New South Wales Heritage Register
- Official name: Substation; #15 Johnston Street Substation
- Type: state heritage (built)
- Designated: 2 April 1999
- Reference no.: 941
- Type: Electricity Transformer/Substation
- Category: Utilities - Electricity

= Substation No. 15 =

Historical electrical substation in Sydney, Australia

Substation No. 15 is a heritage-listed electrical substation at 182 Johnston Street, Annandale, Inner West Council, Sydney, New South Wales, Australia. It was built in 1910. The property is owned by Ausgrid. It was added to the New South Wales State Heritage Register on 2 April 1999.

== History ==
Substation No. 15 is a purpose designed and built structure dating from 1910. It is the second-oldest substation in the Ausgrid network, was the first substation in Annandale, and though once common, is the last of its design still in operation.

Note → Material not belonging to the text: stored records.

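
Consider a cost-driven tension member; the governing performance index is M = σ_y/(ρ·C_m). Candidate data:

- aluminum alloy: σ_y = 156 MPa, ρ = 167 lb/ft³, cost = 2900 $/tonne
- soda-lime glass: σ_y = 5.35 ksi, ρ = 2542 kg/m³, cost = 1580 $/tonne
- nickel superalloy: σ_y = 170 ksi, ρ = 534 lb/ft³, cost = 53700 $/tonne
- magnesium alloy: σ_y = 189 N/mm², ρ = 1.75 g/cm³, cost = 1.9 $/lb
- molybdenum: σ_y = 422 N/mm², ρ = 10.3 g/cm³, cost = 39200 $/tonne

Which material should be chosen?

magnesium alloy

Normalizing units and computing the index:
  aluminum alloy: σ_y = 156.0 MPa, ρ = 2675 kg/m³, cost = 2.900 $/kg
  soda-lime glass: σ_y = 36.89 MPa, ρ = 2542 kg/m³, cost = 1.580 $/kg
  nickel superalloy: σ_y = 1172 MPa, ρ = 8554 kg/m³, cost = 53.70 $/kg
  magnesium alloy: σ_y = 189.0 MPa, ρ = 1750 kg/m³, cost = 4.189 $/kg
  molybdenum: σ_y = 422.0 MPa, ρ = 10300 kg/m³, cost = 39.20 $/kg
  magnesium alloy: M = 25.8 kN·m per $
  aluminum alloy: M = 20.1 kN·m per $
  soda-lime glass: M = 9.18 kN·m per $
  nickel superalloy: M = 2.55 kN·m per $
  molybdenum: M = 1.05 kN·m per $
Magnesium alloy ranks first.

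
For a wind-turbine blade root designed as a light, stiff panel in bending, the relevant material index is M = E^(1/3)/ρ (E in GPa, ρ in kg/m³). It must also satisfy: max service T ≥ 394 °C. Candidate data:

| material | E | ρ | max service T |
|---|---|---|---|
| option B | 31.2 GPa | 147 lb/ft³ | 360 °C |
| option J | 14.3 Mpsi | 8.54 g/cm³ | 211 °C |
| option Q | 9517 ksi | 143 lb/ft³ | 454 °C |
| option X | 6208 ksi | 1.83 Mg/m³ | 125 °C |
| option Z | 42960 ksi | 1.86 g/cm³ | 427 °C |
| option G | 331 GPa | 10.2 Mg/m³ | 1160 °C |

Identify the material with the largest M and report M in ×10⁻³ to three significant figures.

option Z, M = 3.58×10⁻³

Screen on constraints: max service T ≥ 394 °C. Survivors: option Q, option Z, option G.
After converting to SI:
  option Q: E = 65.62 GPa, ρ = 2291 kg/m³
  option Z: E = 296.2 GPa, ρ = 1860 kg/m³
  option G: E = 331.0 GPa, ρ = 10200 kg/m³
  option Z: M = 3.58×10⁻³
  option Q: M = 1.76×10⁻³
  option G: M = 0.678×10⁻³
Option Z ranks first.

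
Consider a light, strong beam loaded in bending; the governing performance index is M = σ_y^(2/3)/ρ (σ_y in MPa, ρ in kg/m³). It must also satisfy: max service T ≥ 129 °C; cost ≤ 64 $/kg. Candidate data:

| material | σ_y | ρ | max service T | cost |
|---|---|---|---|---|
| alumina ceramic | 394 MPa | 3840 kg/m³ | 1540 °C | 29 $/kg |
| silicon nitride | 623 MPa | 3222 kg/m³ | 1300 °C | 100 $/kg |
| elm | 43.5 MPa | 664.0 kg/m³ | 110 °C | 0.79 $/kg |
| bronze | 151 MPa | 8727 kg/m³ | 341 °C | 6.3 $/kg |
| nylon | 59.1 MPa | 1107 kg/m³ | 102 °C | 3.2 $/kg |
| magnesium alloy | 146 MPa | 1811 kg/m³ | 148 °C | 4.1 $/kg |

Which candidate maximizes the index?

magnesium alloy

Screen on constraints: max service T ≥ 129 °C; cost ≤ 64 $/kg. Survivors: alumina ceramic, bronze, magnesium alloy.
Per-candidate index values:
  magnesium alloy: M = 15.3×10⁻³
  alumina ceramic: M = 14.0×10⁻³
  bronze: M = 3.25×10⁻³
Highest index: magnesium alloy.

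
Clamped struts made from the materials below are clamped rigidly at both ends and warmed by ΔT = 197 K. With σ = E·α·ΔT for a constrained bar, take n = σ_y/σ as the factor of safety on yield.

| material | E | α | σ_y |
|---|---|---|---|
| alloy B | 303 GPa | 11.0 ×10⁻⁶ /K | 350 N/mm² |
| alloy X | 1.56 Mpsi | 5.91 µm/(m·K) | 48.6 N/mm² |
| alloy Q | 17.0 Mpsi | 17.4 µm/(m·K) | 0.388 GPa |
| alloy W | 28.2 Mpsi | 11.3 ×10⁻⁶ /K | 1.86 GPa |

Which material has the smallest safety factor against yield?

In consistent units (E in GPa, α in ×10⁻⁶/K, σ_y in MPa):
  alloy B: E = 303.0, α = 11.0, σ_y = 350.0 → σ = 657 MPa, n = 0.533
  alloy X: E = 10.76, α = 5.91, σ_y = 48.60 → σ = 12.5 MPa, n = 3.88
  alloy Q: E = 117.2, α = 17.4, σ_y = 388.0 → σ = 402 MPa, n = 0.966
  alloy W: E = 194.4, α = 11.3, σ_y = 1860 → σ = 433 MPa, n = 4.30
The minimum is alloy B at n = 0.533.

alloy B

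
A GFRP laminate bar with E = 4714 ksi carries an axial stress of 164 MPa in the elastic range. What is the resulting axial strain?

5.05×10⁻³

E = 4714 ksi = 32.50 GPa = 32500 MPa.
ε = σ/E = 164 / 32500 = 5.05×10⁻³.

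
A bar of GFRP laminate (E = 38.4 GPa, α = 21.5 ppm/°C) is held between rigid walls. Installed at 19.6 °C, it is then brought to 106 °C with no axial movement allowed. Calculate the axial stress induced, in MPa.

71.3 MPa

ΔT = 86.40 K. Constrained thermal stress σ = E·α·ΔT = 38.40×10³ MPa × 21.5×10⁻⁶ × 86.40 = 71.3 MPa (compressive).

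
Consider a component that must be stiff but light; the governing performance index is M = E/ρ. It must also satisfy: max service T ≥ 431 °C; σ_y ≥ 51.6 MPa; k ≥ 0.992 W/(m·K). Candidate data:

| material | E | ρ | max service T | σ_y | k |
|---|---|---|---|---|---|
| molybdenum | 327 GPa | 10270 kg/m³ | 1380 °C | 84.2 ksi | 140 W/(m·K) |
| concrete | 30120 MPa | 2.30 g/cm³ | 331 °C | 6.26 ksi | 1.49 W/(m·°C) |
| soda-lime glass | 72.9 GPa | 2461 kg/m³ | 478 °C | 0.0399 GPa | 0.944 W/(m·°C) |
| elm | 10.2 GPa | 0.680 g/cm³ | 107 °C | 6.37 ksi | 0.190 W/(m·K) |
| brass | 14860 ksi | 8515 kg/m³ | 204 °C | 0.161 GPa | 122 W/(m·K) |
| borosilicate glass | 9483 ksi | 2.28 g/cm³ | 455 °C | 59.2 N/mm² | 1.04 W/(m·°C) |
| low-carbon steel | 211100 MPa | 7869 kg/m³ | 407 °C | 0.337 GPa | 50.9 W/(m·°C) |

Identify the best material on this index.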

The building underwent restoration in 2013.

== Description ==
Substation No. 15 is an impressively detailed face brick and sandstone double height building designed in the Federation Freestyle. Decorative and stylistic features include a rusticated and moulded sandstone arch surrounding the central doorway, an unusual moulded sandstone gable parapet, contrasting banded brickwork, a patterned brick infill panel, and sandstone intels above doorways, windows and vents.

The substation is constructed in contrasting banded brickwork with sandstone banding, gable-parapet and lintels. A rusticated sandstone arch surrounds the main roller-shutter steel doorway.

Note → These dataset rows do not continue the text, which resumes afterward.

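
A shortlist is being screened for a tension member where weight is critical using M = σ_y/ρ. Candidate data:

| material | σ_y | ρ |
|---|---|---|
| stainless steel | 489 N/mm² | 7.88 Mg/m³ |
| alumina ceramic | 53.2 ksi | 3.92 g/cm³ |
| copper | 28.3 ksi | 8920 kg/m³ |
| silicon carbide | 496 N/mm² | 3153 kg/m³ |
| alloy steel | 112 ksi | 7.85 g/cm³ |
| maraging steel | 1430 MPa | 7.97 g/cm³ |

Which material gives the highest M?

maraging steel

Putting every candidate on a common basis:
  stainless steel: σ_y = 489.0 MPa, ρ = 7880 kg/m³
  alumina ceramic: σ_y = 366.8 MPa, ρ = 3920 kg/m³
  copper: σ_y = 195.1 MPa, ρ = 8920 kg/m³
  silicon carbide: σ_y = 496.0 MPa, ρ = 3153 kg/m³
  alloy steel: σ_y = 772.2 MPa, ρ = 7850 kg/m³
  maraging steel: σ_y = 1430 MPa, ρ = 7970 kg/m³
  maraging steel: M = 179 kN·m/kg
  silicon carbide: M = 157 kN·m/kg
  alloy steel: M = 98.4 kN·m/kg
  alumina ceramic: M = 93.6 kN·m/kg
  stainless steel: M = 62.1 kN·m/kg
  copper: M = 21.9 kN·m/kg
The maximum is for maraging steel.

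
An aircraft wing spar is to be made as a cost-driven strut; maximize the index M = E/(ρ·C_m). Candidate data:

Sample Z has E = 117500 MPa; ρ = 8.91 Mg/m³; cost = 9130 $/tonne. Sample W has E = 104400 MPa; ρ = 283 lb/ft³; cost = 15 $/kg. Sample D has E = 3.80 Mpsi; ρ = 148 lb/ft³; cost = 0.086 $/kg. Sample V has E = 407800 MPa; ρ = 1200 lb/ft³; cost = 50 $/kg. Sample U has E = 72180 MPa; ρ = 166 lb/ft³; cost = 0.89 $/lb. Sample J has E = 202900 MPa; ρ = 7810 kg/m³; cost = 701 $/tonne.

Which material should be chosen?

sample D

Convert each candidate to consistent units, then evaluate M:
  sample Z: E = 117.5 GPa, ρ = 8910 kg/m³, cost = 9.130 $/kg
  sample W: E = 104.4 GPa, ρ = 4533 kg/m³, cost = 15.00 $/kg
  sample D: E = 26.20 GPa, ρ = 2371 kg/m³, cost = 0.08600 $/kg
  sample V: E = 407.8 GPa, ρ = 19220 kg/m³, cost = 50.00 $/kg
  sample U: E = 72.18 GPa, ρ = 2659 kg/m³, cost = 1.962 $/kg
  sample J: E = 202.9 GPa, ρ = 7810 kg/m³, cost = 0.7010 $/kg
  sample D: M = 129 MN·m per $
  sample J: M = 37.1 MN·m per $
  sample U: M = 13.8 MN·m per $
  sample W: M = 1.54 MN·m per $
  sample Z: M = 1.44 MN·m per $
  sample V: M = 0.424 MN·m per $
Sample D has the largest M.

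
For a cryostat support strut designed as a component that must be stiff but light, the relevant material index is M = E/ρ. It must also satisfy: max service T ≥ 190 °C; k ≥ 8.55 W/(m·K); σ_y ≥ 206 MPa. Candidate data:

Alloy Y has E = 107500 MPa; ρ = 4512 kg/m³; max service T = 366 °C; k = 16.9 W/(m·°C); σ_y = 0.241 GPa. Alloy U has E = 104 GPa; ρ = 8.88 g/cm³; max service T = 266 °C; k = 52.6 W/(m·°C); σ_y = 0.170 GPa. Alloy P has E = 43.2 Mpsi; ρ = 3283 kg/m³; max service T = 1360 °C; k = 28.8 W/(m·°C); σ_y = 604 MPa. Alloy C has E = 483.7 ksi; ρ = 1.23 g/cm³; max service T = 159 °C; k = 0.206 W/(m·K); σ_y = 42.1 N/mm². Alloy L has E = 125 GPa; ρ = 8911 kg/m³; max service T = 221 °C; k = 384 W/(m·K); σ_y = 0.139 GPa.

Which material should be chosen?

alloy P

Screen on constraints: max service T ≥ 190 °C; k ≥ 8.55 W/(m·K); σ_y ≥ 206 MPa. Survivors: alloy Y, alloy P.
In SI units:
  alloy Y: E = 107.5 GPa, ρ = 4512 kg/m³
  alloy P: E = 297.9 GPa, ρ = 3283 kg/m³
  alloy P: M = 90.7 MN·m/kg
  alloy Y: M = 23.8 MN·m/kg
Alloy P ranks first.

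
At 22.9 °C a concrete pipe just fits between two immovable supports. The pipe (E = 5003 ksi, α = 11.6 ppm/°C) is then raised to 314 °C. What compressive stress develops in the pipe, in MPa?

E = 5003 ksi = 34.49 GPa.
ΔT = 291.1 K. Constrained thermal stress σ = E·α·ΔT = 34.49×10³ MPa × 11.6×10⁻⁶ × 291.1 = 116 MPa (compressive).

116 MPa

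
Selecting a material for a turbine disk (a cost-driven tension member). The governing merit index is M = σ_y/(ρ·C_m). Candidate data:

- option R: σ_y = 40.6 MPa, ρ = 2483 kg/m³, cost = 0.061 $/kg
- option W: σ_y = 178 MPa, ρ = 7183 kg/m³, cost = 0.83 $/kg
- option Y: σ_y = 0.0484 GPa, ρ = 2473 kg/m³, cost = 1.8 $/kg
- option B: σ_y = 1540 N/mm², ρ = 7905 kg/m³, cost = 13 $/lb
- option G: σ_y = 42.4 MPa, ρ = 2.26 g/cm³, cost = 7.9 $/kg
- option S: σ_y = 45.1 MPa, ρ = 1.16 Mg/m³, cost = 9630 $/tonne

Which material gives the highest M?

option R

Convert each candidate to consistent units, then evaluate M:
  option R: σ_y = 40.60 MPa, ρ = 2483 kg/m³, cost = 0.06100 $/kg
  option W: σ_y = 178.0 MPa, ρ = 7183 kg/m³, cost = 0.8300 $/kg
  option Y: σ_y = 48.40 MPa, ρ = 2473 kg/m³, cost = 1.800 $/kg
  option B: σ_y = 1540 MPa, ρ = 7905 kg/m³, cost = 28.66 $/kg
  option G: σ_y = 42.40 MPa, ρ = 2260 kg/m³, cost = 7.900 $/kg
  option S: σ_y = 45.10 MPa, ρ = 1160 kg/m³, cost = 9.630 $/kg
  option R: M = 268 kN·m per $
  option W: M = 29.9 kN·m per $
  option Y: M = 10.9 kN·m per $
  option B: M = 6.80 kN·m per $
  option S: M = 4.04 kN·m per $
  option G: M = 2.37 kN·m per $
Highest index: option R.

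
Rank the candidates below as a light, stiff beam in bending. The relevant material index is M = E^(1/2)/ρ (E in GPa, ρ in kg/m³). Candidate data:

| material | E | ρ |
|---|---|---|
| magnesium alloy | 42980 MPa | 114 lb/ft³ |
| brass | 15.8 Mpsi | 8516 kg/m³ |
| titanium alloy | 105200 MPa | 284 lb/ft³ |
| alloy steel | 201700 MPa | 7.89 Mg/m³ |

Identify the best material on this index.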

The words "Sydney ELECTRIC LIGHTING" and "SMC 1910" appear on the facade mounted as single letters.

It was reported to be in good condition as at 8 November 2000.

== Heritage listing ==

Substation No. 15 is an unusual, rare and representative example of a purpose designed structure. Built in the early 20th century, it has an elaborate, well detailed Federation Freestyle facade. The building is of State Significance. The building is located within the Annandale Urban conservation area as listed by the National Trust.

Substation No. 15 was listed on the New South Wales State Heritage Register on 2 April 1999.